That thought made me think of this image that I found a few years ago.

I wish I could show you what this one night looked like or even more, what it felt like but my words will have to suffice. The day might have been the 13th or 14th of August (dates or time have a very different and much less important quality out on the ocean) and I got up for my watch at 12:30 am. Maureen told me that there were meteor showers out there when she woke me. I got on board, there were no waves, not one single cloud and I have never ever seen this many falling stars in my entire life. Living in the mountains kinda spoils any stargazing kid from early age, we are just a little closer to them than people at sea level…. But the clarity and size of the velvet skies above a boat on open water is something entirely different, new to me, immense. And that night, the heavens had decided to become a stage for an incredible spectacle and I saw countless shooting stars. But that wasn’t all. Not only did the heavens rain liquid lights on us, the fluorescent, bioluminescent plankton in the water tried it’s best to rival them, decorating every move of the boat with green sparkle! It was breathtaking. Being able to witness nature that way filled me with such deep and profound gratitude for this kind of beauty that is almost too much to bear, that satiates your entire being with sheer happiness.

FEAR, NO LOATHING

Around day 14 on the boat, the wind picked up and the sea started swelling. Considerably. Unfortunately, my first encounter with waves as high as houses was in the middle of a rainy, cloudy night. Meaning: I could not see anything at all. When I got out Marc was on the helm, his face looking very concentrated. That night, I remember checking twice if my life jacket was clicked in properly. Or maybe more often. My time to take over the wheel was approaching a lot faster than I wanted it to and the more I felt the boat climbing and falling down these huge, black mountains of water, the faster my heart started beating. I was shaking. From the cold, from not having eaten much again but most of all, of fear. Marc looked at me and asked if I was ready. I said that maybe not and that I was scared. And that fear was so real! It was a lot more real than being nervous about a big presentation at work or a first date or whatever else happens on land.
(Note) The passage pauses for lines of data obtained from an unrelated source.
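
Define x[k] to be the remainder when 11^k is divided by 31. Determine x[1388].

19

Listing terms: x[1] = 11,  x[2] = 28,  x[3] = 29,  x[4] = 9,  x[5] = 6,  x[6] = 4,  x[7] = 13,  x[8] = 19,  x[9] = 23,  x[10] = 5,  x[11] = 24,  x[12] = 16,  x[13] = 21,  x[14] = 14,  x[15] = 30,  x[16] = 20,  x[17] = 3,  x[18] = 2,  x[19] = 22,  x[20] = 25,  x[21] = 27,  x[22] = 18,  x[23] = 12,  x[24] = 8,  x[25] = 26,  x[26] = 7,  x[27] = 15,  x[28] = 10,  x[29] = 17,  x[30] = 1,  x[31] = 11.
Since x[31] = x[1] = 11, the sequence is periodic with period 30.
So x[1388] = x[1 + ((1388-1) mod 30)] = x[8] = 19.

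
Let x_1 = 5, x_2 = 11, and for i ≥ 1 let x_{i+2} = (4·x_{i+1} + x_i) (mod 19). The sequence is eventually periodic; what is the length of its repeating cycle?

Listing terms: x_1 = 5, x_2 = 11, x_3 = 11, x_4 = 17, x_5 = 3, x_6 = 10, x_7 = 5, x_8 = 11.
The sequence repeats with period 6.

6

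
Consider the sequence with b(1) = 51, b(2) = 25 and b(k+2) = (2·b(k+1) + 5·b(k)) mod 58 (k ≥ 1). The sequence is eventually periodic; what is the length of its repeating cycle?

14

Listing terms: b(1) = 51, b(2) = 25, b(3) = 15, b(4) = 39, b(5) = 37, b(6) = 37, b(7) = 27, b(8) = 7, b(9) = 33, b(10) = 43, b(11) = 19, b(12) = 21, b(13) = 21, b(14) = 31, b(15) = 51, b(16) = 25.
Since (b(15), b(16)) = (b(1), b(2)) = (51, 25) (two consecutive terms determine the rest), the sequence is periodic with period 14.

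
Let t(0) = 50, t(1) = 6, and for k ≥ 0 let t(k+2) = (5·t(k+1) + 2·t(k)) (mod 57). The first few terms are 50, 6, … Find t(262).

Computing terms: t(0) = 50,  t(1) = 6,  t(2) = 16,  t(3) = 35,  t(4) = 36,  t(5) = 22,  t(6) = 11,  t(7) = 42,  t(8) = 4,  t(9) = 47,  t(10) = 15,  t(11) = 55,  t(12) = 20,  t(13) = 39,  t(14) = 7,  t(15) = 56,  t(16) = 9,  t(17) = 43,  t(18) = 5,  t(19) = 54,  t(20) = 52,  t(21) = 26,  t(22) = 6,  t(23) = 25,  t(24) = 23,  t(25) = 51,  t(26) = 16,  t(27) = 11,  t(28) = 30,  t(29) = 1,  t(30) = 8,  t(31) = 42,  t(32) = 55,  t(33) = 17,  t(34) = 24,  t(35) = 40,  t(36) = 20,  t(37) = 9,  t(38) = 28,  t(39) = 44,  t(40) = 48,  t(41) = 43,  t(42) = 26,  t(43) = 45,  t(44) = 49,  t(45) = 50,  t(46) = 6.
The sequence repeats with period 45.
So t(262) = t(0 + ((262-0) mod 45)) = t(37) = 9.

9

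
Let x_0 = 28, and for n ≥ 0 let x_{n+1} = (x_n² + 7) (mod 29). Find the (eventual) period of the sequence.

7

We have x_0 = 28; x_1 = 8; x_2 = 13; x_3 = 2; x_4 = 11; x_5 = 12; x_6 = 6; x_7 = 14; x_8 = 0; x_9 = 7; x_{10} = 27; x_{11} = 11.
Since x_{11} = x_4 = 11, the sequence is eventually periodic: after a pre-period of length 4 it cycles with period 7.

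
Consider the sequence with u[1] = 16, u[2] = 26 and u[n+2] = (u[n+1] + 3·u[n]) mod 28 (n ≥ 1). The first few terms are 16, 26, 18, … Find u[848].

18

Computing terms: u[1] = 16, u[2] = 26, u[3] = 18, u[4] = 12, u[5] = 10, u[6] = 18, u[7] = 20, u[8] = 18, u[9] = 22, u[10] = 20, u[11] = 2, u[12] = 6, u[13] = 12, u[14] = 2, u[15] = 10, u[16] = 16, u[17] = 18, u[18] = 10, u[19] = 8, u[20] = 10, u[21] = 6, u[22] = 8, u[23] = 26, u[24] = 22, u[25] = 16, u[26] = 26.
The sequence repeats with period 24.
(848 - 1) mod 24 = 7, so u[848] = u[8] = 18.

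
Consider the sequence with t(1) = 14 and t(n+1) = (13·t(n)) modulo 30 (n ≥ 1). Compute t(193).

t(1) = 14,  t(2) = 2,  t(3) = 26,  t(4) = 8,  t(5) = 14.
The sequence repeats with period 4.
So t(193) = t(1 + ((193-1) mod 4)) = t(1) = 14.

14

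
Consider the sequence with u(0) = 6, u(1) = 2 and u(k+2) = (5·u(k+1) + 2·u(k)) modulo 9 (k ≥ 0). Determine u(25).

Computing terms: u(0) = 6; u(1) = 2; u(2) = 4; u(3) = 6; u(4) = 2.
Since (u(3), u(4)) = (u(0), u(1)) = (6, 2) (two consecutive terms determine the rest), the sequence is periodic with period 3.
So u(25) = u(0 + ((25-0) mod 3)) = u(1) = 2.

2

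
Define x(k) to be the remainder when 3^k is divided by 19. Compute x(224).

6

We have x(0) = 1, x(1) = 3, x(2) = 9, x(3) = 8, x(4) = 5, x(5) = 15, x(6) = 7, x(7) = 2, x(8) = 6, x(9) = 18, x(10) = 16, x(11) = 10, x(12) = 11, x(13) = 14, x(14) = 4, x(15) = 12, x(16) = 17, x(17) = 13, x(18) = 1.
Since x(18) = x(0) = 1, the sequence is periodic with period 18.
(224 - 0) mod 18 = 8, so x(224) = x(8) = 6.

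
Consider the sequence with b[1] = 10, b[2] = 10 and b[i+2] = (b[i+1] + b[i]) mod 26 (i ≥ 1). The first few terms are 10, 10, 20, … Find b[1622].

Computing terms: b[1] = 10; b[2] = 10; b[3] = 20; b[4] = 4; b[5] = 24; b[6] = 2; b[7] = 0; b[8] = 2; b[9] = 2; b[10] = 4; b[11] = 6; b[12] = 10; b[13] = 16; b[14] = 0; b[15] = 16; b[16] = 16; b[17] = 6; b[18] = 22; b[19] = 2; b[20] = 24; b[21] = 0; b[22] = 24; b[23] = 24; b[24] = 22; b[25] = 20; b[26] = 16; b[27] = 10; b[28] = 0; b[29] = 10; b[30] = 10.
Since (b[29], b[30]) = (b[1], b[2]) = (10, 10) (two consecutive terms determine the rest), the sequence is periodic with period 28.
(1622 - 1) mod 28 = 25, so b[1622] = b[26] = 16.

16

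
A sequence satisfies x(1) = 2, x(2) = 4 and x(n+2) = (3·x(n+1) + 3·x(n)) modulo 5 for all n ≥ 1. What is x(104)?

1

Listing terms: x(1) = 2; x(2) = 4; x(3) = 3; x(4) = 1; x(5) = 2; x(6) = 4.
The sequence repeats with period 4.
(104 - 1) mod 4 = 3, so x(104) = x(4) = 1.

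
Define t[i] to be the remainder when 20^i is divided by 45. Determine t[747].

35

Listing terms: t[1] = 20, t[2] = 40, t[3] = 35, t[4] = 25, t[5] = 5, t[6] = 10, t[7] = 20.
The sequence repeats with period 6.
So t[747] = t[1 + ((747-1) mod 6)] = t[3] = 35.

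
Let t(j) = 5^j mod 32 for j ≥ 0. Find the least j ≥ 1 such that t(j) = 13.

7

We have t(0) = 1, t(1) = 5, t(2) = 25, t(3) = 29, t(4) = 17, t(5) = 21, t(6) = 9, t(7) = 13, t(8) = 1.
The sequence repeats with period 8.
The value 13 first appears (with j ≥ 1) at t(7).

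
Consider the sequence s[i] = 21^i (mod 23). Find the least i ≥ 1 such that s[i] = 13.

18

Listing terms: s[0] = 1,  s[1] = 21,  s[2] = 4,  s[3] = 15,  s[4] = 16,  s[5] = 14,  s[6] = 18,  s[7] = 10,  s[8] = 3,  s[9] = 17,  s[10] = 12,  s[11] = 22,  s[12] = 2,  s[13] = 19,  s[14] = 8,  s[15] = 7,  s[16] = 9,  s[17] = 5,  s[18] = 13,  s[19] = 20,  s[20] = 6,  s[21] = 11,  s[22] = 1.
Since s[22] = s[0] = 1, the sequence is periodic with period 22.
The value 13 first appears (with i ≥ 1) at s[18].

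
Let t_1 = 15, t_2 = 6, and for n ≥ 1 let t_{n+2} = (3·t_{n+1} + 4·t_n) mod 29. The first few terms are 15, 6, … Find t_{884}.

6

t_1 = 15,  t_2 = 6,  t_3 = 20,  t_4 = 26,  t_5 = 13,  t_6 = 27,  t_7 = 17,  t_8 = 14,  t_9 = 23,  t_{10} = 9,  t_{11} = 3,  t_{12} = 16,  t_{13} = 2,  t_{14} = 12,  t_{15} = 15,  t_{16} = 6.
The sequence repeats with period 14.
(884 - 1) mod 14 = 1, so t_{884} = t_2 = 6.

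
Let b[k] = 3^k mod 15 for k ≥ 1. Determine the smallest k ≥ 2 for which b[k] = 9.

Listing terms: b[1] = 3, b[2] = 9, b[3] = 12, b[4] = 6, b[5] = 3.
The sequence repeats with period 4.
The value 9 first appears (with k ≥ 2) at b[2].

2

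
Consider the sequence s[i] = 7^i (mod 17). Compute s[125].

We have s[1] = 7, s[2] = 15, s[3] = 3, s[4] = 4, s[5] = 11, s[6] = 9, s[7] = 12, s[8] = 16, s[9] = 10, s[10] = 2, s[11] = 14, s[12] = 13, s[13] = 6, s[14] = 8, s[15] = 5, s[16] = 1, s[17] = 7.
The sequence repeats with period 16.
So s[125] = s[1 + ((125-1) mod 16)] = s[13] = 6.

6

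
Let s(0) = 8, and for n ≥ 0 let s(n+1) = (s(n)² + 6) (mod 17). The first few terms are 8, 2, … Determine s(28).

We have s(0) = 8; s(1) = 2; s(2) = 10; s(3) = 4; s(4) = 5; s(5) = 14; s(6) = 15; s(7) = 10.
Since s(7) = s(2) = 10, the sequence is eventually periodic: after a pre-period of length 2 it cycles with period 5.
For n ≥ 2, s(n) depends only on (n - 2) mod 5. (28 - 2) mod 5 = 1, so s(28) = s(3) = 4.

4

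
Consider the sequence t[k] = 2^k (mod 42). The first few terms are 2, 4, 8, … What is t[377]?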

What if I would not be able to hold the wheel, what if another big wave would come over us and just wash me off, what if I would slip on the boat that seemed vertical to the ocean?

But I got up. And I took the wheel, hyper alert and full of adrenaline. I realized that I would have to feel the waves rather than see them. And then I did it, I sailed 30 knot winds and 18 foot waves, the rain was beating down on my face and it felt like this could be the end of the world in a pitch black night. But it wasn’t and I felt like a million dollars after I left the wheel and fell into my wet sleeping bag with a deathlike sleep.

DOLPHIN FEATURE

We were sailing on the ocean for an overall time of 17 days. During 2 nights, we could hear them and make out their shapes only ever so slight in the dark, but we never actually saw them. I asked them a few times to come back during the day but they kept away and I was losing hope. But I guess they knew how much we wanted to see them… It took them exactly 16 days to make their appearance and it couldn’t have been better. Maureen woke me up at 4 am (Hawaii time, we never changed our watches until we arrived in SF not to get confused), almost shouting “the dolphins are here”! So I got up and there they were, splendid beautiful creatures, jumping and frolicking around our boat as if to say “ha! surprise!”. It was a wonderful show and I am so glad I got to meet these playful cheeky mammals in their natural habitat.